Latinx Artist Fellowship
Kathy Vargas
Artist, Photographer
San Antonio, Texas
I always wonder how my photos are doing once they go out into the world. It’s like sending your children away from home after they’re all grown up. Are they having good conversations, are they meeting people who will be accepting? It’s wonderful to know that someone has seen my images and is willing to be in conversation with them.

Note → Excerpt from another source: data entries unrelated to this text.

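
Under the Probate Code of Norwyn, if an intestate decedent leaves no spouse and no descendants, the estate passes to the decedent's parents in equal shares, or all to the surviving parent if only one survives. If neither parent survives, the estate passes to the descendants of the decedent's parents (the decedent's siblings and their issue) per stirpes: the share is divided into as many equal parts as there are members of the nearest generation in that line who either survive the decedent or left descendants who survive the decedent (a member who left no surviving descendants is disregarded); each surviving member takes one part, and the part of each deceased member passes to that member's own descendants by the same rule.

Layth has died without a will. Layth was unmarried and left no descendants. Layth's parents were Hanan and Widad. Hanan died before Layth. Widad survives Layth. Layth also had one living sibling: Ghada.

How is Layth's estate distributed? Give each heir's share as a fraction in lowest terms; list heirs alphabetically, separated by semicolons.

Only one parent, Widad, survives, so Widad takes the entire estate. The siblings take nothing because a surviving parent has priority.

Widad 1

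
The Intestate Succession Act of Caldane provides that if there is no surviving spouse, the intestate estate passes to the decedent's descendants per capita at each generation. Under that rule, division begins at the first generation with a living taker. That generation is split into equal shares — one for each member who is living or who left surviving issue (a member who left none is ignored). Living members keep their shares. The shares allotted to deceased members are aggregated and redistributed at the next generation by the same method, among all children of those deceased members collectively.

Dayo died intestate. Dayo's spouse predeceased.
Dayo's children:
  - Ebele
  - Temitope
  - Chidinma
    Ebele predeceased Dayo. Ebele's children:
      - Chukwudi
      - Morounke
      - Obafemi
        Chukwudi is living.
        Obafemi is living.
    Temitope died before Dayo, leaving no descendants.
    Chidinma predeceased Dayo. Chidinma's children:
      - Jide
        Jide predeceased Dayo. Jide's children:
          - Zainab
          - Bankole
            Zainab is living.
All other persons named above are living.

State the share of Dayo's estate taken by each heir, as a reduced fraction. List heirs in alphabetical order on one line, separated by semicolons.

There is no surviving spouse, so the entire estate passes to Dayo's descendants per capita at each generation.
No one at generation 1 (Ebele, Chidinma) is living; moving to the next generation.
At generation 2 (Chukwudi, Morounke, Obafemi, Jide) there are 4 shares of (1)/4 = 1/4 each.
Living: Chukwudi, Morounke, and Obafemi — each takes 1/4.
Deceased: Jide. That 1/4 share is carried to generation 3.
At generation 3 (Zainab, Bankole) there are 2 shares of (1/4)/2 = 1/8 each.
Living: Zainab and Bankole — each takes 1/8.

Bankole 1/8; Chukwudi 1/4; Morounke 1/4; Obafemi 1/4; Zainab 1/8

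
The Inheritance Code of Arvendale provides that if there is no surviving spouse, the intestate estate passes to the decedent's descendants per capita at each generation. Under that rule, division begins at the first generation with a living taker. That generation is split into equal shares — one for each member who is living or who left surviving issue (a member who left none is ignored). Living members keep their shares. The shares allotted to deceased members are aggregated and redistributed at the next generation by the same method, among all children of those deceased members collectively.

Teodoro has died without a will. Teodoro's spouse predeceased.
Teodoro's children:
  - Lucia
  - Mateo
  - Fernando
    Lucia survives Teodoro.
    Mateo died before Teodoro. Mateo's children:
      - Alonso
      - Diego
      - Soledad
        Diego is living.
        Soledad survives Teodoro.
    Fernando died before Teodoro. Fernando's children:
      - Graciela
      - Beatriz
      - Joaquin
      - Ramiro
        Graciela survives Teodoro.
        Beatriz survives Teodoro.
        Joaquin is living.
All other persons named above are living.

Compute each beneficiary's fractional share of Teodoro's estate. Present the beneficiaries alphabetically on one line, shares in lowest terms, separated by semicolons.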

Kathy Vargas has had numerous solo exhibitions including Sala Uno in Rome, Galeria Juan Martin in Mexico City, Centro Recoleta in Buenos Aires, and retrospectives at the McNay Art Museum in San Antonio and the Universitat Erlangen in Germany. Group exhibitions include Hospice: A Photographic Inquiry, a traveling exhibition commissioned by the Corcoran Gallery, From Media to Metaphor: Art About AIDS, Chicano Art: Resistance and Affirmation, and Xican-a.o.x Body. She is in the collections of the Smithsonian’s American Art Museum, the Amon Carter Museum, Centro de la Imagen in Mexico D.F., the Toledo Art Museum, and Houston’s MFA as well as several private collections.
From 1984–86 she was an arts writer/critic for the San Antonio Light concentrating on Latino art and Photography. From 1985–2000 she was Visual Arts Program Director for the Guadalupe Cultural Arts Center, San Antonio Texas. From 2000 to the present, she has been professor of art/photography at the University of the Incarnate Word.
She was a board member of Art Matters from 1993 to 2000. She has also served on San Antonio’s Public Art Commission and Centro de Artes Committee.
Named 2005 Texas Two-Dimensional Artist of the Year by the Texas Commission on the Arts, she also received San Antonio’s Medal of the Arts in 2019, a Lightwork Residency in 1995, an Art Pace Residency in 1996, and a Lifetime Achievement in the Visual Arts Award from the Art League Houston in 2024.
Her work is included in numerous books including Paul Matte’s Open Aperture, the Evolution of Photography in an Abstract World and Lucy Lippard’s Mixed Blessings. Her papers are housed at the Smithsonian’s Archives of American Art.